© Manfred Thomas
Kultur: „Ich hatte nie ganz große Lebensträume“
Der Potsdamer Regisseur Andreas Dresen, der heute 50 Jahre alt wird, über das Älterwerden, die Lust auf Familie und neue Film- und Opernprojekte
Stand:
Herr Dresen, Sie werden heute 50 Jahre. Macht Ihnen das Älterwerden ein bisschen Angst?
Ich bin überhaupt nicht derjenige, der sich aufgrund des Alters in die Trauerecke zurückzieht. Ganz im Gegenteil.

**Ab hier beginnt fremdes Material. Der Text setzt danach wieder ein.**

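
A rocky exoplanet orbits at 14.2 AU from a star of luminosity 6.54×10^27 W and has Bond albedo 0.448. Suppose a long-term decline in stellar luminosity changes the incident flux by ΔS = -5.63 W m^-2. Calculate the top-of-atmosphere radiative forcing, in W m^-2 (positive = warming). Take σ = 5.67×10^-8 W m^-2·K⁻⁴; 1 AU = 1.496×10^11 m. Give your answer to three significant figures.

d = 14.2 × 1.496×10^11 m = 2.124×10^12 m.
S = L/(4πd²) = 115.3 W m^-2.
ΔF = Δ[S(1−α)]/4 = (1−0.448)·-5.63/4 = -0.7769 W m^-2.

-0.777 W m^-2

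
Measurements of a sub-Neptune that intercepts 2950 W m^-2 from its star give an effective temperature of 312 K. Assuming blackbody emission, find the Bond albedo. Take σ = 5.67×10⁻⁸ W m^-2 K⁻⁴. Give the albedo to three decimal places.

Rearranging the radiative balance, α = 1 − 4σT⁴/S.
4σT⁴ = 4·5.67×10⁻⁸·(312)⁴ = 2149 W m^-2.
Hence α = 1 − 2149/2950 = 0.2715.

0.271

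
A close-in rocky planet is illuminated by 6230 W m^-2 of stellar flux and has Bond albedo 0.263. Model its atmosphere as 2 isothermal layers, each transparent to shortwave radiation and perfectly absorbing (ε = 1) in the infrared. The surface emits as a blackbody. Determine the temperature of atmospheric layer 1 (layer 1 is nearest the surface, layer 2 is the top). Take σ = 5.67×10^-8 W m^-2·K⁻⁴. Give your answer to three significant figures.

The effective emission temperature is T_e = [S(1−α)/(4σ)]^¼ = 377.2 K.
Each opaque layer satisfies 2T_j⁴ = T_{j−1}⁴ + T_{j+1}⁴, giving T_k⁴ = (N+1−k)T_e⁴.
T_1 = (2)^(1/4)·377.2 = 448.6 K.

449 K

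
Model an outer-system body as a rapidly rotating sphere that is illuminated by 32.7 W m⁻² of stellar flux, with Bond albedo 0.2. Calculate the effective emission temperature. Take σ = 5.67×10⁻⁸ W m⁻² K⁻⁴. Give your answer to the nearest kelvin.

104 kelvin

Averaging over the sphere, the absorbed flux is S(1−α)/4 = 6.540 W m⁻².
Set σT⁴ = 6.540 → T = (6.540/σ)^(1/4) = 103.6 K.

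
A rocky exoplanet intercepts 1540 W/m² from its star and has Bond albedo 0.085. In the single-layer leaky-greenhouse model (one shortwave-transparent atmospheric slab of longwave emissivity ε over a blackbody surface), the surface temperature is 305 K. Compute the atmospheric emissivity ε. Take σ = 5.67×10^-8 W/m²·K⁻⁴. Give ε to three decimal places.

First, T_e = [1540·(1−0.085)/(4σ)]^(1/4) = 280.8 K.
Inverting T_s⁴ = 2T_e⁴/(2−ε): (T_e/T_s)⁴ = 0.7180, so ε = 2(1 − 0.7180) = 0.5641.

0.564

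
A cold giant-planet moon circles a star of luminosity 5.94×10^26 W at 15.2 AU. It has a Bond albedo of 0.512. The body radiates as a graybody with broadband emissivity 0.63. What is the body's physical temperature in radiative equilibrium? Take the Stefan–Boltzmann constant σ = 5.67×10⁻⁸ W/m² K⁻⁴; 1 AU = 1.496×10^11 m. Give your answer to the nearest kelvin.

Orbital distance: d = 15.2 AU = 2.274×10^12 m.
Flux at the orbit: S = L/(4πd²) = 5.94×10^26/(4π·(2.27×10^12)²) = 9.142 W/m².
Averaging over the sphere, the absorbed flux is S(1−α)/4 = 1.115 W/m².
Equating to εσT⁴ with ε = 0.63: T = (1.115/0.63σ)^(1/4) = 74.75 K.

75 kelvin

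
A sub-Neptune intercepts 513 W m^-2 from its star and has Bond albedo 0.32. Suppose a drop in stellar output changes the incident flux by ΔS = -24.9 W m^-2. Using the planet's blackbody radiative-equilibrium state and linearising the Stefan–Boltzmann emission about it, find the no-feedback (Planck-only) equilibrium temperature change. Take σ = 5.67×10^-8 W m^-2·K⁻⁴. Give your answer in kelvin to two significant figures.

Reference equilibrium: T_e = [S(1−α)/(4σ)]^(1/4) = 198.0 K.
TOA radiative forcing: ΔF = (1−α)ΔS/4 = 0.68·(-24.9)/4 = -4.233 W m^-2.
Linearising σT⁴ gives d(σT⁴)/dT = 4σT_e³ = 1.761 W m^-2 per K.
Hence the no-feedback warming is ΔF/(4σT_e³) = -2.40 K.

-2.4 K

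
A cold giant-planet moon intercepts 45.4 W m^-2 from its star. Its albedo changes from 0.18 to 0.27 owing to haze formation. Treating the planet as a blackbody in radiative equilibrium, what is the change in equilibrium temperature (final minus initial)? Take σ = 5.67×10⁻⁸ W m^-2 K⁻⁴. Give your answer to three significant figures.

-3.24 K

Before: T₁ = [45.40·0.82/(4σ)]^(1/4) = 113.2 K.
After:  T₂ = [45.40·0.73/(4σ)]^(1/4) = 109.9 K.
ΔT = T₂ − T₁ = -3.243 K.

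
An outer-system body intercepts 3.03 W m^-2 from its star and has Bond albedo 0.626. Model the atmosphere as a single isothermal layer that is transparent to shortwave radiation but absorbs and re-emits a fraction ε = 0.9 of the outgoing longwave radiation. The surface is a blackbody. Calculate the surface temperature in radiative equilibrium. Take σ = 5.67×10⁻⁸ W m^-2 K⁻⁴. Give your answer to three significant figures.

54.9 K

At the top of the atmosphere, σT_e⁴ = S(1−α)/4 = 0.2833 W m^-2, giving T_e = 47.28 K.
The surface balance (absorbed SW + ε·downward IR = σT_s⁴) with T_a⁴ = T_s⁴/2 reduces to T_s = T_e·[2/(2−ε)]^¼ = 54.90 K.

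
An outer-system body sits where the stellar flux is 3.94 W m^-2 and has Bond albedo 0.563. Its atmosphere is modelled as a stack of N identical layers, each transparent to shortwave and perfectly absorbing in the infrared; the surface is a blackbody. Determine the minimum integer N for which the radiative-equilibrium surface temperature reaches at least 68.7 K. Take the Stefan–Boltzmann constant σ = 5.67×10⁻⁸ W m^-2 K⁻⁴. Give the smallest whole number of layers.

2

The effective emission temperature is T_e = [S(1−α)/(4σ)]^¼ = 52.49 K.
Since T_s⁴ = (N+1)T_e⁴, we need N ≥ (T_s/T_e)⁴ − 1 = 1.934.
The minimum whole number is N = 2.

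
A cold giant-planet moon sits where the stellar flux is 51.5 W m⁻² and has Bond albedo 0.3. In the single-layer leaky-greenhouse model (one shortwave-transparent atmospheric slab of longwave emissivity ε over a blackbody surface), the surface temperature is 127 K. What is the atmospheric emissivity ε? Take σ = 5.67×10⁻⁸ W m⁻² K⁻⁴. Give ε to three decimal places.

0.778

Effective temperature: T_e = [S(1−α)/(4σ)]^(1/4) = 112.3 K.
Since (2−ε)/2 = (T_e/T_s)⁴ = 0.6110, ε = 0.7780.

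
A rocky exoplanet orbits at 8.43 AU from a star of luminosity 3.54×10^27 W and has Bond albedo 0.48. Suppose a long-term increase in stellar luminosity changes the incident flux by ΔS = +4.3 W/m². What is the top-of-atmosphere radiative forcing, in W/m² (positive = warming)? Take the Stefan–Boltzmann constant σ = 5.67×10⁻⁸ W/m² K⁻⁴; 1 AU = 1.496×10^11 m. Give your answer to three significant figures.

0.559 W/m²

d = 8.43 × 1.496×10^11 m = 1.261×10^12 m.
Spreading L over a sphere of radius d: S = 3.54×10^27/(4π·1.26×10^12²) = 177.1 W/m².
ΔF = Δ[S(1−α)]/4 = (1−0.48)·+4.3/4 = 0.5590 W/m².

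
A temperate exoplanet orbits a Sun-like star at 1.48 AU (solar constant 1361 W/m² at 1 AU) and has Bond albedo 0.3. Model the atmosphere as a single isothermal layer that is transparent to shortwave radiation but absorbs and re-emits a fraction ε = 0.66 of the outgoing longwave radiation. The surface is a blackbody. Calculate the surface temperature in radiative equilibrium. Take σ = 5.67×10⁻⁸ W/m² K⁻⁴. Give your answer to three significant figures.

Flux at the orbit: S = 1361/(1.48)² = 621.3 W/m².
Effective emission temperature (TOA balance): σT_e⁴ = S(1−α)/4 = 108.7 W/m² → T_e = 209.3 K.
Surface balance with a leaky layer gives σT_s⁴ = σT_e⁴·2/(2−ε), so T_s = T_e·[2/(2−0.66)]^(1/4) = 231.3 K.

231 K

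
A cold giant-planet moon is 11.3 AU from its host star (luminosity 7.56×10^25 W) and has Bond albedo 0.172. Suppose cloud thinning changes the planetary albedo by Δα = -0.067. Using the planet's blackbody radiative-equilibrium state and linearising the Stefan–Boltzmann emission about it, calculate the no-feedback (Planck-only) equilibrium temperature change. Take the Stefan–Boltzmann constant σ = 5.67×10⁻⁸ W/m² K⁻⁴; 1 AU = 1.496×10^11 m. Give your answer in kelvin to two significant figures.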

Ich lasse es ordentlich krachen und mache ein großes Fest mit Freunden und Weggefährten. Und dann geht das Leben ganz normal weiter. 50 ist wie 49.
In Ihren Filmen ist das Alter aber durchaus ein Thema.
Ja, ich habe mich schon mit den Endlichkeiten des Lebens auseinander gesetzt: in „Halt auf freier Strecke“ oder in „Wolke 9“. Diese Themen kamen aber nicht zu mir, weil ich jetzt 50 werde, sondern begleiten mich schon ein paar Jahre. Wenn man älter wird, beginnt man, sich mit diesen Fragen zu beschäftigen und das spiegelt sich dann eben auch in den Geschichten wider.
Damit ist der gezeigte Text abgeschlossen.